Christopher Reeve’s relationship with the media has proven to be something of a double-edged sword for neurotechnology professionals, as we discuss in our accompanying article. While Reeve has given a lot of credit to his activity-based rehabilitation, which includes functional electrical stimulation sessions, he has never been as strong an advocate for neural prostheses as he has been for other approaches to neurological disorders, which include stem cell therapies, biotechnology and drug-development efforts, and spinal cord regeneration research.

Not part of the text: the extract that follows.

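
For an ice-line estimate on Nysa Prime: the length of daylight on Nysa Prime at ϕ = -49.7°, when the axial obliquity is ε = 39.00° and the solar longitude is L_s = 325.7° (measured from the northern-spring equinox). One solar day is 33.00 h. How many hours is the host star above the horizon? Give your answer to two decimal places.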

This is unfortunate, given the high profile that the actor and the Christopher Reeve Paralysis Foundation have with the media, the patient community, and legislators. The foundation’s Paralysis Resource Center, located on the web at www.paralysis.org, contains a host of information on research and resources for people with paralysis, but says practically nothing about some of the most promising applications of neurotechnology for treating spinal cord injury.

This attitude is not uncommon, however. In an interview with the New York Times last week, Willem Kolff, the inventor of the artificial kidney and the leader of the team that built the first artificial heart, spoke of the resistance he encountered with those early devices. One doctor at Presbyterian Hospital in New York refused to employ the artificial kidney. Residents would have to refer patients with renal failure to other hospitals. Later, when Kolff was developing the first artificial heart, he encountered a high-ranking official of the National Institutes of Health in the men’s room who told Kolff, “I hope the artificial heart will never work.”

This bias against all things bionic might be easier to understand were it not for the public’s seeming fascination with breast implants, nose rings, nipple piercings, and ab stimulators. Perhaps the only problem with functional electrical stimulation is in the nomenclature. If we called it “Totally Useless Electrical Stimulation,” or “Fashionable Electrical Stimulation,” maybe the public would take more notice.

Also puzzling is the large extent to which the general public and clinical communities are willing to view pharmaceutical approaches as cures, despite the host of side effects, drug-resistant populations, and ongoing costs associated with these treatments. To many of these people, an implanted neurotech device would never count as a “cure,” no matter how seamlessly the device coexisted with the natural nervous system.

Still, we should not be slow to recognize the glass half-fullness offered by people like Christopher Reeve. His message of hope and perseverance, his willingness to stand up to the entrenched medical belief that people with paralysis should just accept their fate, his potent arguments with political conservatives who would squelch key areas of medical research, these attributes should give us all reason for encouragement.

Perhaps we could do no better than to find other Christopher Reeves who have more to say about things like functional electrical stimulation, neuromodulation, neural prostheses, and medical devices, but can say it with the passion and the clarity that he exhibits.